General Discussion
In reply to the discussion: Many Of You May Be Interested In What THIS Guy Has To Say, Re: FISA/NSA/Snowden... [View all]Divernan
(15,480 posts)What legal scholars/experts can you produce to support your point of view? John Yoo, author of the infamous torture memo? Perhaps some shill from the CATO Institute? Some legal whizkid from Bob Jones University?
For your edification, let's start with Harvard - ya know, where the Prez studied con law.
Noah Feldman is a professor of constitutional and international law at Harvard and the author of five books, most recently "Scorpions: The Battles and Triumphs of FDR's Great Supreme Court Justices."
Feldman has a bachelor's degree from Harvard, a law degree from Yale and a doctorate in Islamic thought from Oxford, where he was a Rhodes scholar. He clerked for Justice David Souter on the Supreme Court. As an adviser to the Coalition Provisional Authority in Iraq, he contributed to the creation of the country's new constitution. His other books include "Divided by God: America's Church-State Problem - and What We Should Do About It" and "After Jihad: America and the Struggle for Islamic Democracy." He lives in Cambridge, Mass., and is a senior fellow of the Society of Fellows at Harvard.
http://www.bloomberg.com/news/2013-06-06/the-secret-law-behind-nsa-s-verizon-snooping.html
Professor Feldman observes:
The trend of secret legal interpretations goes back to the George W. Bush administration's secret torture and wiretapping memos, which advanced outrageous constitutional and statutory claims. It extends through the secret memo from Barack Obama's legal team authorizing drone strikes to kill U.S. citizens based on executive branch "due process." The Verizon example involves a court, but it belongs to this tradition.
We should recognize that while facts may be kept secret and the application of law to facts might also be a secret task some of the time, the meaning of the law itself must always be public. Only then can We the People make sure we think it is being interpreted correctly.

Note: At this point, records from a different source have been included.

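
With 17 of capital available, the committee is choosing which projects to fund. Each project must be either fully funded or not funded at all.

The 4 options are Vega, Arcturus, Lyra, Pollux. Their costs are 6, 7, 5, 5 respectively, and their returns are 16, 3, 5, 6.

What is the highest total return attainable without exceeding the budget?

27

Take Vega, Lyra, and Pollux: cost 6 + 5 + 5 = 16 ≤ 17, return 16 + 5 + 6 = 27.
No other feasible combination does better.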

The alternative to public law is the end of democratic supervision. And when that happens, well, the result is that the government keeps tabs on all calls in the U.S. All of them.
Next, let us check out the Con Law Professor at Georgetown (ever heard of Georgetown?) I'm providing a link to and excerpt from the column written on June 21, 2013, by Laura K. Donohue, a professor at Georgetown University Law Center and Director of Georgetown's Center on National Security and the Law.

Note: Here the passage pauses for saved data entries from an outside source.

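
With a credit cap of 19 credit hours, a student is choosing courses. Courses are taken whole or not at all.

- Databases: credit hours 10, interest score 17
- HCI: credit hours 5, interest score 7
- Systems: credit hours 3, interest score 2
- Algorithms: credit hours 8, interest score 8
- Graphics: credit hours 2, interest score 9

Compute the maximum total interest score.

Allowing fractional choices, the relaxed optimum would be about 35.0, but courses are indivisible.
Databases + HCI + Graphics: credit hours 10 + 5 + 2 = 17 ≤ 19, interest score 17 + 7 + 9 = 33.
Databases + Systems + Graphics: credit hours 10 + 3 + 2 = 15 ≤ 19, interest score 17 + 2 + 9 = 28.
Best is Databases, HCI, and Graphics with total interest score 33.

33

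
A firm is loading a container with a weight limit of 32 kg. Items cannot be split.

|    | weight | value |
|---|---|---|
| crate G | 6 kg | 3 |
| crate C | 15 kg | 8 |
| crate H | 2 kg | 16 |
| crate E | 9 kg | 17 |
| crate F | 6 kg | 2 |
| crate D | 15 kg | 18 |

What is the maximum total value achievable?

54

crate H + crate E + crate D: weight 2 + 9 + 15 = 26 ≤ 32, value 16 + 17 + 18 = 51.
crate G + crate H + crate E + crate D: weight 6 + 2 + 9 + 15 = 32 ≤ 32, value 3 + 16 + 17 + 18 = 54.
crate H + crate E + crate F + crate D: weight 2 + 9 + 6 + 15 = 32 ≤ 32, value 16 + 17 + 2 + 18 = 53.
Best is crate G, crate H, crate E, and crate D with total value 54.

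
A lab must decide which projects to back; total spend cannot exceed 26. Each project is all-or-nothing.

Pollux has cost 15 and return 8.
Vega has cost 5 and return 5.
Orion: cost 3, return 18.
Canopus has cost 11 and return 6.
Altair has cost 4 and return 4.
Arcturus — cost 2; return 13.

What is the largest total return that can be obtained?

Take Vega, Orion, Canopus, Altair, and Arcturus: cost 5 + 3 + 11 + 4 + 2 = 25 ≤ 26, return 5 + 18 + 6 + 4 + 13 = 46.
No other feasible combination does better.

46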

http://articles.washingtonpost.com/2013-06-21/opinions/40110321_1_electronic-surveillance-fisa-nsa-surveillance
The headline reads: NSA surveillance may be legal - but it's unconstitutional.
The National Security Agencys recently revealed surveillance programs undermine the purpose of the Foreign Intelligence Surveillance Act, which was established to prevent this kind of overreach. They violate the Fourth Amendments guarantee against unreasonable search and seizure. And they underscore the dangers of growing executive power.
The intelligence community has a history of overreaching in the name of national security. In the mid-1970s, it came to light that, since the 1940s, the NSA had been collecting international telegraphic traffic from companies, in the process obtaining millions of Americans telegrams that were unrelated to foreign targets. From 1940 to 1973, the CIA and the FBI engaged in covert mail-opening programs that violated laws prohibiting the interception or opening of mail. The agencies also conducted warrantless surreptitious entries, breaking into targets offices and homes to photocopy or steal business records and personal documents. The Army Security Agency intercepted domestic radio communications. And the Armys CONUS program placed more than 100,000 people under surveillance, including lawmakers and civil rights leaders.
From Georgetown we also have Con Law professor, Randy Barnett,writing in the Wall Street Journal. Headline: The NSA's Surveillance is Unconstitutional.
http://online.wsj.com/article/SB10001424127887323823004578593591276402574.html
All of this dangerously violates the most fundamental principles of our republican form of government. The Fourth Amendment has two parts: First, "The right of the people to be secure in their persons, houses, papers, and effects, against unreasonable searches and seizures, shall not be violated." Second, that "no warrants shall issue, but upon probable cause, supported by oath or affirmation, and particularly describing the place to be searched, and the persons or things to be seized."
By banning unreasonable "seizures" of a person's "papers," the Fourth Amendment clearly protects what we today call "informational privacy." Rather than seizing the private papers of individual citizens, the NSA and CFPB programs instead seize the records of the private communications companies with which citizens do business under contractual "terms of service." These contracts do not authorize data-sharing with the government. Indeed, these private companies have insisted that they be compelled by statute and warrant to produce their records so as not to be accused of breaching their contracts and willingly betraying their customers' trust.
Still worse, the way these programs have been approved violates the Fifth Amendment, which stipulates that no one may be deprived of property "without due process of law." Secret judicial proceedings adjudicating the rights of private parties, without any ability to participate or even read the legal opinions of the judges, is the antithesis of the due process of law.